Idiot Wind


After watching Trump's address to the nation on the Coronavirus last night, I have just one question. Is it possible to just keep him locked up at his Mar-a-Lago club in Florida for the duration of his presidency? Because if this was his attempt at acting presidential, I'd much rather he stick to golf. At least when he cheats at that no one gets hurt.

For eleven minutes, this president had one job: to reassure a shaky market and a frightened population that his administration was, if not on top of this, at least doing its best to get there. He failed on both counts. Putting aside his reflexive need to once again congratulate himself on the great job he's doing on "the best economy" in the history of western civilization, not one of the "solutions" he put forth will have any positive affect. Banning all flights from Europe won't do anything to combat the spread of the Coronavirus that's already here; and putting a little extra money into paychecks via a payroll tax holiday is meaningless if people are afraid to go out and spend it.

Where are the testing kits that are needed to determine how many people have been infected? How soon before a vaccine is ready to be deployed? Where's the contingency plan from the White House for how to deal with the fallout that every medical expert has said is coming? Where's the federal assistance for the millions of people who are going to bear the brunt of the economic pain from loss of wages and, in some cases, the closing of businesses? Where's the plan to buttress a medical system that is perhaps weeks away from being overwhelmed and possibly collapsing?
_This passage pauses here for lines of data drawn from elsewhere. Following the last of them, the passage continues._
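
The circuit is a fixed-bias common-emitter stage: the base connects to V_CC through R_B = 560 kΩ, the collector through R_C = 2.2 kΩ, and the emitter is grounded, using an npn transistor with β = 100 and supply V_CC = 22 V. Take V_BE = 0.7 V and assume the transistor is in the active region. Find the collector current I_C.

I_C ≈ 3.8 mA

Base loop: V_CC = I_B·R_B + V_BE, so I_B = (22 − 0.7)/560 kΩ = 0.038 mA.
In the active region I_C = β·I_B = 100 × 0.038 = 3.8 mA.
Collector loop: V_CE = V_CC − I_C·R_C = 22 − 3.8×2.2 = 13.6 V.
Since V_CE = 13.6 V > V_CE(sat) ≈ 0.2 V, the transistor is in the active region as assumed.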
If you were looking for answers to those and other questions, you didn't get them last night from this president. If anything, states and local municipalities are doing a much better job of handling this crisis. Mayors and governors are capping the number of people who can attend public events. College campuses and public schools are being closed. Every professional and amateur sports league in the country has either postponed, suspended or canceled its games outright. The Dow suffered its single worst trading day since the 1987 crash, dropping more than 2,300 points. It's now only 1,373 points above where it was when Trump took office 38 months ago. We are in the middle of the worst crisis this nation has seen quite possibly in its entire history and the pathological liar in chief is still in denial about what's going on.
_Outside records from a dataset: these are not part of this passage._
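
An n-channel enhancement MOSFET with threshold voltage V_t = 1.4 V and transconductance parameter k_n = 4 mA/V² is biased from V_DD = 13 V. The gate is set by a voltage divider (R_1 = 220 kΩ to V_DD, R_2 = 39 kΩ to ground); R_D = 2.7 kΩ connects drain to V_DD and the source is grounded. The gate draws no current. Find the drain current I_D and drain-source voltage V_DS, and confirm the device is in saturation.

V_G = V_DD·R_2/(R_1+R_2) = 13×39/259 = 1.96 V. With the source grounded, V_GS = V_G = 1.96 V.
Assume saturation: I_D = (k_n/2)(V_GS − V_t)² = (4/2)×(1.96 − 1.4)² = 2×0.558² = 0.622 mA.
V_DS = V_DD − I_D·R_D = 13 − 0.622×2.7 = 11.3 V.
Saturation requires V_DS ≥ V_GS − V_t = 0.558 V; 11.3 ≥ 0.558 ✓.

I_D ≈ 0.62 mA, V_DS ≈ 11 V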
This isn't a "foreign" virus, as this president called it. It may have originated in China, but as Joe Biden so eloquently pointed out in an address that looked far more presidential than Trump's, it doesn't "discriminate based on national origin, race, gender or zip code." The only way we will beat this thing is if our leaders in Washington start, well, leading. And that means putting aside petty bickering. If Trump doesn't like working with Nancy Pelosi, he needs to get over it. If Bill Clinton could work with Newt Gingrich, Trump can certainly work with Pelosi.
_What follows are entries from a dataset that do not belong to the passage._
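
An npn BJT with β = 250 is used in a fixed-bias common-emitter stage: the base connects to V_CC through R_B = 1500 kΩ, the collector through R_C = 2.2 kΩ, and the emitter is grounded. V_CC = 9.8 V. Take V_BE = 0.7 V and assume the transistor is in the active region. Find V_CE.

Base loop: V_CC = I_B·R_B + V_BE, so I_B = (9.8 − 0.7)/1500 kΩ = 0.00607 mA.
In the active region I_C = β·I_B = 250 × 0.00607 = 1.52 mA.
Collector loop: V_CE = V_CC − I_C·R_C = 9.8 − 1.52×2.2 = 6.46 V.
Since V_CE = 6.46 V > V_CE(sat) ≈ 0.2 V, the transistor is in the active region as assumed.

V_CE ≈ 6.5 V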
Right now this nation needs a president who can do more than just tweet at all hours of the day and night. Bush guided us through our grief in the months after 9/11. Obama comforted us after Sandy Hook. Trump needs to borrow a page out of the playbook of both those men, and fast. If he can't or won't summon the strength, someone in that West Wing has to.

Three days ago the number of reported cases of COVID-19 stood at 732. As of now it stands at 1,558. Over the next couple, three weeks, that number could balloon to over a hundred thousand. Some medical experts are predicting that as much as 40 percent of the population could be infected by this virus by the summer. If just 5 percent of those people require hospitalization - and that's on the low end - we would need hospital beds for over 6 million patients. The problem is we have less than 100,000 total beds in the ICUs. Assuming a mortality rate of 2 percent, that would mean as many as 2.6 million fatalities. A staggering number.

As Biden said today, "the clock is ticking." This is only the calm before the storm. The storm that's coming our way is a category 5.